En 1988, M. Bourassa avait blindé de la sorte la loi 178 imposant l’unilinguisme français dans l’affichage commercial. La réaction dans le Rest of Canada avait été violente, a rappelé le courriériste parlementaire de The Gazette à M. Legault.
Coup de semonce
Le premier ministre n’a pas paru étonné de la mise en garde que lui a faite, par média interposé, la Commission des droits de la personne et des droits de la jeunesse (CDPDJ). À première vue, l’interdiction du port de signes religieux promise par la Coalition avenir Québec « contrevient au droit à l’égalité fondé sur le motif de liberté de religion » des personnes visées, a soutenu le président de la CDPDJ, Philippe-André Tessier, dans La Presse.
L’auteur du projet de loi sur la laïcité, Simon Jolin-Barrette, a « tenu compte » de l’avis de la Commission, a indiqué M. Legault à la presse. « On s’attendait à ce qu’il y ait certaines personnes, certains juristes qui ne soient pas contents de l’utilisation de la disposition de dérogation », a-t-il ajouté, affichant une indifférence polie.
Après avoir reproché à la CDPDJ de défendre une conception « élitiste » des droits et libertés, le professeur de droit constitutionnel Patrick Taillon a quant à lui souligné mardi « l’importance d’une délibération publique sur le contenu et l’équilibre des droits » au pays. « [Un débat] est la seule manière d’assurer à long terme l’acceptabilité sociale et le nécessaire consensus autour des droits fondamentaux », a-t-il fait valoir.
Dictature de la majorité ?
M. Legault s’enorgueillit de pouvoir compter sur l’« appui de la vaste majorité des Québécois ». Une nette majorité de résidents du Québec sont favorables à la proposition de la CAQ d’interdire le port de signes religieux pour les employés de l’État « en position d’autorité », montrait l’automne dernier un sondage commandé par Radio-Canada.
« Je souhaite que nous obtenions l’appui du plus grand nombre de Québécois que nous pouvons. Ça, c’est ma responsabilité », a affirmé M. Legault mardi, après avoir été auréolé du titre de premier ministre le plus populaire de la fédération canadienne par Angus Reid.

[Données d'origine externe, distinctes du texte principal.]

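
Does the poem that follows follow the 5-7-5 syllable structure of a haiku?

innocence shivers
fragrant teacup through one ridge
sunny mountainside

Line 1: innocence(3) + shivers(2) = 5 ✓
Line 2: fragrant(2) + teacup(2) + through(1) + one(1) + ridge(1) = 7 ✓
Line 3: sunny(2) + mountainside(3) = 5 ✓

Yes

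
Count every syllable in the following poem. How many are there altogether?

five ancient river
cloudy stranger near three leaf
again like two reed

17

Line 1: "five ancient river": 1+2+2 = 5
Line 2: "cloudy stranger near three leaf": 2+2+1+1+1 = 7
Line 3: "again like two reed": 2+1+1+1 = 5
Total: 5 + 7 + 5 = 17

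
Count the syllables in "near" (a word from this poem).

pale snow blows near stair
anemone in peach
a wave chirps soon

1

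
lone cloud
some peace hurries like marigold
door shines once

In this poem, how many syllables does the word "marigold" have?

3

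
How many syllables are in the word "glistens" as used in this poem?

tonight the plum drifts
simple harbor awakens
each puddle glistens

"glistens" has 2 syllables.

2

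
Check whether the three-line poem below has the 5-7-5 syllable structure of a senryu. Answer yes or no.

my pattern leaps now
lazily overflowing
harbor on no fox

Line 1: my (1), pattern (2), leaps (1), now (1) → 5 ✓
Line 2: lazily (3), overflowing (4) → 7 ✓
Line 3: harbor (2), on (1), no (1), fox (1) → 5 ✓

Yes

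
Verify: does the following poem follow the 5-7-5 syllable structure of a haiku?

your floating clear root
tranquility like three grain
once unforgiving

Line 1: your (1), floating (2), clear (1), root (1) → 5 ✓
Line 2: tranquility (4), like (1), three (1), grain (1) → 7 ✓
Line 3: once (1), unforgiving (4) → 5 ✓

Yes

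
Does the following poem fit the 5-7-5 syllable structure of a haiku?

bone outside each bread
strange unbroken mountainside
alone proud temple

Line 1: bone(1) + outside(2) + each(1) + bread(1) = 5 ✓
Line 2: strange(1) + unbroken(3) + mountainside(3) = 7 ✓
Line 3: alone(2) + proud(1) + temple(2) = 5 ✓

Yes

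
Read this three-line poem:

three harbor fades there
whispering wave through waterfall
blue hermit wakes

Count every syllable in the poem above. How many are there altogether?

17

Line 1: three(1) + harbor(2) + fades(1) + there(1) = 5
Line 2: whispering(3) + wave(1) + through(1) + waterfall(3) = 8
Line 3: blue(1) + hermit(2) + wakes(1) = 4
Total: 5 + 8 + 4 = 17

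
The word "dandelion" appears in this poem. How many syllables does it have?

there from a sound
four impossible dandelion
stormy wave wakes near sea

4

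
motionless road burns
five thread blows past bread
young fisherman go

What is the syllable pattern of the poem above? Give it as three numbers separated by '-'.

Line 1: motionless(3) + road(1) + burns(1) = 5
Line 2: five(1) + thread(1) + blows(1) + past(1) + bread(1) = 5
Line 3: young(1) + fisherman(3) + go(1) = 5

5-5-5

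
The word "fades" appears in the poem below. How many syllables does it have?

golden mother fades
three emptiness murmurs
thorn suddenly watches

1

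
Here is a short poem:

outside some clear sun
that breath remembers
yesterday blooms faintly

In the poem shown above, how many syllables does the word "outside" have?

"outside" has 2 syllables.

2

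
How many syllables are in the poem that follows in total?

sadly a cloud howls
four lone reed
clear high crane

11

Line 1: "sadly a cloud howls": 2+1+1+1 = 5
Line 2: "four lone reed": 1+1+1 = 3
Line 3: "clear high crane": 1+1+1 = 3
Total: 5 + 3 + 3 = 11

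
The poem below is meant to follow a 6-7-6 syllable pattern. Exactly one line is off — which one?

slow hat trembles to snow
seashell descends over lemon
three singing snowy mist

The second line

Line 1: slow(1) + hat(1) + trembles(2) + to(1) + snow(1) = 6 ✓
Line 2: seashell(2) + descends(2) + over(2) + lemon(2) = 8 (expected 7)
Line 3: three(1) + singing(2) + snowy(2) + mist(1) = 6 ✓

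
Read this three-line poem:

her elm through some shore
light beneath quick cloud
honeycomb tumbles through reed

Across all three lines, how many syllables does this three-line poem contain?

17

Line 1: her (1), elm (1), through (1), some (1), shore (1) → 5
Line 2: light (1), beneath (2), quick (1), cloud (1) → 5
Line 3: honeycomb (3), tumbles (2), through (1), reed (1) → 7
Total: 5 + 5 + 7 = 17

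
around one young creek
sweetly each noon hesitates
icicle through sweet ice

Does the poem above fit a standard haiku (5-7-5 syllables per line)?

No

Line 1: around (2), one (1), young (1), creek (1) → 5 ✓
Line 2: sweetly (2), each (1), noon (1), hesitates (3) → 7 ✓
Line 3: icicle (3), through (1), sweet (1), ice (1) → 6 (expected 5)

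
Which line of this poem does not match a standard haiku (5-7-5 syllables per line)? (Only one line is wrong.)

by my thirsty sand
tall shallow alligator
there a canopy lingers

Line 1: by(1) + my(1) + thirsty(2) + sand(1) = 5 ✓
Line 2: tall(1) + shallow(2) + alligator(4) = 7 ✓
Line 3: there(1) + a(1) + canopy(3) + lingers(2) = 7 (expected 5)

The third line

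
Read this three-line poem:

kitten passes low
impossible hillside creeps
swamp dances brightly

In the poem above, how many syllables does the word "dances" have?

2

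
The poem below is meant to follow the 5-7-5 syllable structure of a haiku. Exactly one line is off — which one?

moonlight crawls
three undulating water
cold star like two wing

The first line

Line 1: "moonlight crawls": 2+1 = 3 (expected 5)
Line 2: "three undulating water": 1+4+2 = 7 ✓
Line 3: "cold star like two wing": 1+1+1+1+1 = 5 ✓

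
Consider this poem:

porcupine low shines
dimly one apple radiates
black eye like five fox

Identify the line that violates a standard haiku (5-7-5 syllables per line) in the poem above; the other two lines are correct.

Line 2

Line 1: porcupine (3), low (1), shines (1) → 5 ✓
Line 2: dimly (2), one (1), apple (2), radiates (3) → 8 (expected 7)
Line 3: black (1), eye (1), like (1), five (1), fox (1) → 5 ✓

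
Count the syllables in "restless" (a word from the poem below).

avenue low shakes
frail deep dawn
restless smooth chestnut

2

"restless" has 2 syllables.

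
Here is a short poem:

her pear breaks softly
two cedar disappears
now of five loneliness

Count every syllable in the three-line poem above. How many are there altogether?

17

Line 1: "her pear breaks softly": 1+1+1+2 = 5
Line 2: "two cedar disappears": 1+2+3 = 6
Line 3: "now of five loneliness": 1+1+1+3 = 6
Total: 5 + 6 + 6 = 17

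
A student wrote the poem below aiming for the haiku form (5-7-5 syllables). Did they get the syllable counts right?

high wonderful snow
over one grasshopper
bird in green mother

No

Line 1: high (1), wonderful (3), snow (1) → 5 ✓
Line 2: over (2), one (1), grasshopper (3) → 6 (expected 7)
Line 3: bird (1), in (1), green (1), mother (2) → 5 ✓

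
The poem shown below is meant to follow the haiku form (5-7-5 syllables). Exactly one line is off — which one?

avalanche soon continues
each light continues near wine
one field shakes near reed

The first line

Line 1: "avalanche soon continues": 3+1+3 = 7 (expected 5)
Line 2: "each light continues near wine": 1+1+3+1+1 = 7 ✓
Line 3: "one field shakes near reed": 1+1+1+1+1 = 5 ✓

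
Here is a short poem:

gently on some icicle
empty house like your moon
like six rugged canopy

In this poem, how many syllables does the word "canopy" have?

"canopy" has 3 syllables.

3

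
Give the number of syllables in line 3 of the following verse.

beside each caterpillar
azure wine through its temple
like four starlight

4

Line 3: "like four starlight": 1+1+2 = 4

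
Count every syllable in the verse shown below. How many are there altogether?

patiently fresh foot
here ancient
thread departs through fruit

13

Line 1: "patiently fresh foot": 3+1+1 = 5
Line 2: "here ancient": 1+2 = 3
Line 3: "thread departs through fruit": 1+2+1+1 = 5
Total: 5 + 3 + 5 = 13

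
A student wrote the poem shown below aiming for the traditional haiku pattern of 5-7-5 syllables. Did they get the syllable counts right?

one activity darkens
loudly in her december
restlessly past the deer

Line 1: one(1) + activity(4) + darkens(2) = 7 (expected 5)
Line 2: loudly(2) + in(1) + her(1) + december(3) = 7 ✓
Line 3: restlessly(3) + past(1) + the(1) + deer(1) = 6 (expected 5)

No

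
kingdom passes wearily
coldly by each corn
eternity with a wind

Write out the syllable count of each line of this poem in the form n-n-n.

Line 1: "kingdom passes wearily": 2+2+3 = 7
Line 2: "coldly by each corn": 2+1+1+1 = 5
Line 3: "eternity with a wind": 4+1+1+1 = 7

7-5-7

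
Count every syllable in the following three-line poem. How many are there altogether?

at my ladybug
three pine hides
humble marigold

Line 1: "at my ladybug": 1+1+3 = 5
Line 2: "three pine hides": 1+1+1 = 3
Line 3: "humble marigold": 2+3 = 5
Total: 5 + 3 + 5 = 13

13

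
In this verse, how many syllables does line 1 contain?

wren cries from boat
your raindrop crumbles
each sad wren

Line 1: wren(1) + cries(1) + from(1) + boat(1) = 4

4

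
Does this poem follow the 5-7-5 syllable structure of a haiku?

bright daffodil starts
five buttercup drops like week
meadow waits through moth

Yes

Line 1: bright (1), daffodil (3), starts (1) → 5 ✓
Line 2: five (1), buttercup (3), drops (1), like (1), week (1) → 7 ✓
Line 3: meadow (2), waits (1), through (1), moth (1) → 5 ✓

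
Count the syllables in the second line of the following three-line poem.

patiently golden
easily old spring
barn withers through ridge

5

The second line: easily (3), old (1), spring (1) → 5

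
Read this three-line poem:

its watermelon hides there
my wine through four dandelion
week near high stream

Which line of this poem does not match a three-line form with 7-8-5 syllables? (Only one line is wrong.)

Line 1: its (1), watermelon (4), hides (1), there (1) → 7 ✓
Line 2: my (1), wine (1), through (1), four (1), dandelion (4) → 8 ✓
Line 3: week (1), near (1), high (1), stream (1) → 4 (expected 5)

Line 3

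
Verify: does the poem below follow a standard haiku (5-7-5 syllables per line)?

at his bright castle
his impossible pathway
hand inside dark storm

Line 1: at(1) + his(1) + bright(1) + castle(2) = 5 ✓
Line 2: his(1) + impossible(4) + pathway(2) = 7 ✓
Line 3: hand(1) + inside(2) + dark(1) + storm(1) = 5 ✓

Yes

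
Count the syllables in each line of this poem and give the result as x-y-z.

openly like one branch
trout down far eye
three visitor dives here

6-4-6

Line 1: openly (3), like (1), one (1), branch (1) → 6
Line 2: trout (1), down (1), far (1), eye (1) → 4
Line 3: three (1), visitor (3), dives (1), here (1) → 6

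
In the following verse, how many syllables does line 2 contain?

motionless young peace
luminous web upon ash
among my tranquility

7

Line 2: luminous(3) + web(1) + upon(2) + ash(1) = 7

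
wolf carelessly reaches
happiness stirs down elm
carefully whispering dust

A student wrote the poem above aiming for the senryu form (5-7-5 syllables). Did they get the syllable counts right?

No

Line 1: "wolf carelessly reaches": 1+3+2 = 6 (expected 5)
Line 2: "happiness stirs down elm": 3+1+1+1 = 6 (expected 7)
Line 3: "carefully whispering dust": 3+3+1 = 7 (expected 5)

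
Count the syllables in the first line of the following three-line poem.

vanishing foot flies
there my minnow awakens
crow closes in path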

Mais à l’Assemblée nationale, seul le Parti québécois soutient l’initiative du gouvernement caquiste. « On souhaite que ce printemps de la laïcité puisse nous permettre de régler cette question-là », a affirmé le chef parlementaire, Pascal Bérubé. « Notre collaboration est acquise, mais pas notre approbation », a-t-il fait remarquer, tout en réitérant sa demande d’assujettir à la fois les écoles publiques et privées au projet de loi à venir.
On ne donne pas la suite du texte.